Jakarta, Gatra.com - Menteri Kesehatan Budi Gunadi Sadikin mengatakan anak-anak di Indonesia harus didorong agar mendapatkan imunisasi yang lengkap sejak dini. Menurut Budi imunisasi dapat menjaga anak-anak tetap sehat dan mencegah keparahan penyakit.
Hal tersebut diungkapkan budi dalam acara work shop National Immunization Champion Workshop bersama Ikatan Dokter Anak Indonesia (IDAI), Jumat (8/3).
“Lebih baik promotif preventif daripada kuratif, lebih baik beresin masalahnya di hulu maupun di hilir. Lebih baik sekarang daripada telat gitu kan. Nah program yang promotif preventif itu buat anak-anak kalau saya ngeliatnya satu itu mesti diedukasi keluarganya,” kata Budi.
Dikatakan Budi, di Indonesia pemerintah memberikan 14 jenis vaksin untuk imunisasi rutin anak. Penambahan jenis vaksin yang diberikan gratis, kata Budi, berdasarkan rekomendasi para ahli.
“Imunisasi sendiri di Indonesia tadinya 11 antigen, waktu saya masuk atas rekomendasi teman-teman ahli dinaikin jadi 14 antigen, kita tambahnya tiga.” Katanya.
"Satu PCV itu buat pneumonia, kemudian rotavirus itu buat diare, kemudian HPV itu untuk kanker serviks. Nah dua dari tiga yaitu PCV dan rotavirus kita berikan karena kita lihat nih anak-anak kita paling banyak meninggalnya gara-gara apa? Balita kita kematiannya tinggi, itu lagi mau nurunin supaya nggak malu-maluin,” sambung Budi.
Selain imunisasi, Budi juga mendorong masyarakat untuk rajin melakukan skrining untuk mengetahui apakah ada penyakit atau tidak.
Salah satu penyebab utama kematian tinggi pada balita adalah infeksi. Salah satu infeksi yang tinggi kasusnya di Indonesia adalah pneumonia dan diare. Padahal, kedua penyakit ini ada vaksinasinya.
“Jadi balik lagi untuk bisa anak-anak kita sehat intervensinya itu harus preventif. Salah satunya adalah imunisasi. Nah, imunisasi itu harus diberikan secara lengkap untuk melindungi anak-anak kita supaya nanti daya tahan tubuhnya lebih siap,” ucap Budi.
Dalam kesempatan yang sama, Ketua IDAI Piprim Basarah Yanuarso menjelaskan soal workshop imunisasi yang digelar.
Menurutnya, workshop ini mengundang 30 cabang dokter anak di seluruh Indonesia. Selain dokter anak, IDAI mengundang stakeholder lain seperti kelompok guru, ulama, dan masyarakat lain.
“Ini supaya imunisasi itu bukan hanya miliknya dokter tapi awareness-nya itu juga dibantu penyebarannya oleh kelompok masyarakat. Saya kira ini akan sangat efektif kalau menyebarkan (edukasi) imunisasi dengan bahasa mereka,” ujar Piprim.
Piprim menilai, jika guru-guru ikut terlibat dalam kampanye imunisasi di sekolah maka hasilnya akan jauh lebih efektif
“Apalagi HVP ini nanti di usia sekolah ya, nanti akan jauh lebih efektif dibanding dokter aja (yang kampanye.

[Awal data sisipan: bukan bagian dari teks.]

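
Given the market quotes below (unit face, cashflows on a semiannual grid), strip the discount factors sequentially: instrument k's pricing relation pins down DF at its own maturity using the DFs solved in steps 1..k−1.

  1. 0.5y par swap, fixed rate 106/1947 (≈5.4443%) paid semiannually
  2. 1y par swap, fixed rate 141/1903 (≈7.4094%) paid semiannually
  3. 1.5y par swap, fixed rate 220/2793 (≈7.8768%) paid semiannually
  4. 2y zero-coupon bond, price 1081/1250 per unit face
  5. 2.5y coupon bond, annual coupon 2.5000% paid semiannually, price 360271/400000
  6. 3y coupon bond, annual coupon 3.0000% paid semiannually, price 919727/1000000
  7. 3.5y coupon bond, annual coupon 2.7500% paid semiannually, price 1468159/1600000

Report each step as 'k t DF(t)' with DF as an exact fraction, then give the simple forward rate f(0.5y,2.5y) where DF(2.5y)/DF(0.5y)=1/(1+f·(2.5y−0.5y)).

1 1/2 1947/2000
2 1 1859/2000
3 3/2 89/100
4 2 1081/1250
5 5/2 2111/2500
6 3 2099/2500
7 7/2 8327/10000
f(0.5y,2.5y) = ((1947/2000)/(2111/2500) − 1)/(2) = 1291/16888 ≈ 7.6445%

step 1 [0.5y] swap r/2=53/1947: DF=(1 − 53/1947·(0))/(1+53/1947) = 1947/2000 ≈ 0.973500
step 2 [1y] swap r/2=141/3806: DF=(1 − 141/3806·(0.973500))/(1+141/3806) = 1859/2000 ≈ 0.929500
step 3 [1.5y] swap r/2=110/2793: DF=(1 − 110/2793·(0.973500+0.929500))/(1+110/2793) = 89/100 ≈ 0.890000
step 4 [2y] zero: DF = P = 1081/1250 ≈ 0.864800
step 5 [2.5y] bond c/2=1/80: DF=(360271/400000 − 1/80·(0.973500+0.929500+0.890000+0.864800))/(1+1/80) = 2111/2500 ≈ 0.844400
step 6 [3y] bond c/2=3/200: DF=(919727/1000000 − 3/200·(0.973500+0.929500+0.890000+0.864800+0.844400))/(1+3/200) = 2099/2500 ≈ 0.839600
step 7 [3.5y] bond c/2=11/800: DF=(1468159/1600000 − 11/800·(0.973500+0.929500+0.890000+0.864800+0.844400+0.839600))/(1+11/800) = 8327/10000 ≈ 0.832700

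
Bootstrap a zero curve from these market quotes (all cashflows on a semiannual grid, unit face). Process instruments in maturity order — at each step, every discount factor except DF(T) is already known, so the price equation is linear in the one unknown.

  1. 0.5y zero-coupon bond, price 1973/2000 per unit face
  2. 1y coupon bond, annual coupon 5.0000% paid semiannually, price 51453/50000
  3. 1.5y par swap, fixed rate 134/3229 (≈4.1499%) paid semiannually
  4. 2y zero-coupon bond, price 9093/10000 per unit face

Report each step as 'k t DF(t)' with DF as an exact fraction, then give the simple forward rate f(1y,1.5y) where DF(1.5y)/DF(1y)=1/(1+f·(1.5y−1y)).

1 1/2 1973/2000
2 1 9799/10000
3 3/2 9397/10000
4 2 9093/10000
f(1y,1.5y) = ((9799/10000)/(9397/10000) − 1)/(1/2) = 804/9397 ≈ 8.5559%

step 1 [0.5y] zero: DF = P = 1973/2000 ≈ 0.986500
step 2 [1y] bond c/2=1/40: DF=(51453/50000 − 1/40·(0.986500))/(1+1/40) = 9799/10000 ≈ 0.979900
step 3 [1.5y] swap r/2=67/3229: DF=(1 − 67/3229·(0.986500+0.979900))/(1+67/3229) = 9397/10000 ≈ 0.939700
step 4 [2y] zero: DF = P = 9093/10000 ≈ 0.909300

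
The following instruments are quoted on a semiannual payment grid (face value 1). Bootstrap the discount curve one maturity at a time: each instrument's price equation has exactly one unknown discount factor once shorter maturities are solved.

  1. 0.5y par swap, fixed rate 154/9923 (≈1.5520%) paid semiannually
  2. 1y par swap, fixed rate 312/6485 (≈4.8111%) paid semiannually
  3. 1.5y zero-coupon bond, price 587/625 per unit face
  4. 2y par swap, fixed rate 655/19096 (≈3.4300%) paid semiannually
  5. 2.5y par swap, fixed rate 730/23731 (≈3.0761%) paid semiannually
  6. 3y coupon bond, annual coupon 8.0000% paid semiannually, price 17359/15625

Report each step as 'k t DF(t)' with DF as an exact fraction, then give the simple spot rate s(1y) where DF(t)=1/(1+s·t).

1 1/2 9923/10000
2 1 2383/2500
3 3/2 587/625
4 2 1869/2000
5 5/2 927/1000
6 3 8857/10000
s(1y) = (1/(2383/2500) − 1)/(1) = 117/2383 ≈ 4.9098%

step 1 [0.5y] swap r/2=77/9923: DF=(1 − 77/9923·(0))/(1+77/9923) = 9923/10000 ≈ 0.992300
step 2 [1y] swap r/2=156/6485: DF=(1 − 156/6485·(0.992300))/(1+156/6485) = 2383/2500 ≈ 0.953200
step 3 [1.5y] zero: DF = P = 587/625 ≈ 0.939200
step 4 [2y] swap r/2=655/38192: DF=(1 − 655/38192·(0.992300+0.953200+0.939200))/(1+655/38192) = 1869/2000 ≈ 0.934500
step 5 [2.5y] swap r/2=365/23731: DF=(1 − 365/23731·(0.992300+0.953200+0.939200+0.934500))/(1+365/23731) = 927/1000 ≈ 0.927000
step 6 [3y] bond c/2=1/25: DF=(17359/15625 − 1/25·(0.992300+0.953200+0.939200+0.934500+0.927000))/(1+1/25) = 8857/10000 ≈ 0.885700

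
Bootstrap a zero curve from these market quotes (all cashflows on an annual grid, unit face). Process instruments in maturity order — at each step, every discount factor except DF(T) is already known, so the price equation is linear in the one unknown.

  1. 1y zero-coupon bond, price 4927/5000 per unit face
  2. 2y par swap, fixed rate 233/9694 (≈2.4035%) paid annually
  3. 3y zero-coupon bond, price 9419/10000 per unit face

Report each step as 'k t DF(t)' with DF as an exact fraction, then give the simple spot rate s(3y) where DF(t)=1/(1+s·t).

1 1 4927/5000
2 2 4767/5000
3 3 9419/10000
s(3y) = (1/(9419/10000) − 1)/(3) = 581/28257 ≈ 2.0561%

step 1 [1y] zero: DF = P = 4927/5000 ≈ 0.985400
step 2 [2y] swap r/1=233/9694: DF=(1 − 233/9694·(0.985400))/(1+233/9694) = 4767/5000 ≈ 0.953400
step 3 [3y] zero: DF = P = 9419/10000 ≈ 0.941900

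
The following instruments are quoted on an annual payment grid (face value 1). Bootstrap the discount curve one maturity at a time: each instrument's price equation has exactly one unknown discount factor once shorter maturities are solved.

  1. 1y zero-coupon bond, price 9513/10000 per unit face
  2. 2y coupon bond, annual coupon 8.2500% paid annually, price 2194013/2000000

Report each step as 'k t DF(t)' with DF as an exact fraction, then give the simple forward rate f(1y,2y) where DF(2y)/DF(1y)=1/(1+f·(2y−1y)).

1 1 9513/10000
2 2 9409/10000
f(1y,2y) = ((9513/10000)/(9409/10000) − 1)/(1) = 104/9409 ≈ 1.1053%

step 1 [1y] zero: DF = P = 9513/10000 ≈ 0.951300
step 2 [2y] bond c/1=33/400: DF=(2194013/2000000 − 33/400·(0.951300))/(1+33/400) = 9409/10000 ≈ 0.940900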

Jadi dokternya, guru-gurunya, orangtuanya, perkumpulan orangtua muridnya itu saya kira perlu dilibatkan semua.”katanya.
Partisipasi semua pihak di berbagai sektor pada gilirannya dapat membuat semua masyarakat menerima imunisasi tanpa ragu-ragu.
Dalam workshop imunisasi ini, Piprim mengajarkan peserta terkait cara komunikasi saat menghadapi orang-orang yang ragu mendapatkan imunisasi.
“Bagaimana menyusun program di daerahnya masing-masing untuk advokasi imunisasi. Jadi enggak selesai sekarang, makanya ini program dua tahun karena kita enggak mau hit and run. Ini terus dikawal dan ada hasil signifikan yang bisa kita dapat di akhir.”ujarnya
Lebih lanjut, Piprim mengatakan bahwa imunisasi di Indonesia menjadi hal penting lantaran situasi di Tanah Air yang kerap mengalami kejadian luar biasa (KLB)
“Kemarin kita dengan KLB polio, difteri juga masih ada, campak masih ada, rubella masih ada. Itu biasanya karena cakupan (vaksinasinya) lebih rendah di masyarakat.” Ungkap Budi.
Rendahnya cakupan imunisasi dapat disebabkan berbagai hal salah satunya informasi keliru yang sampai pada masyarakat sehingga membuat mereka ragu.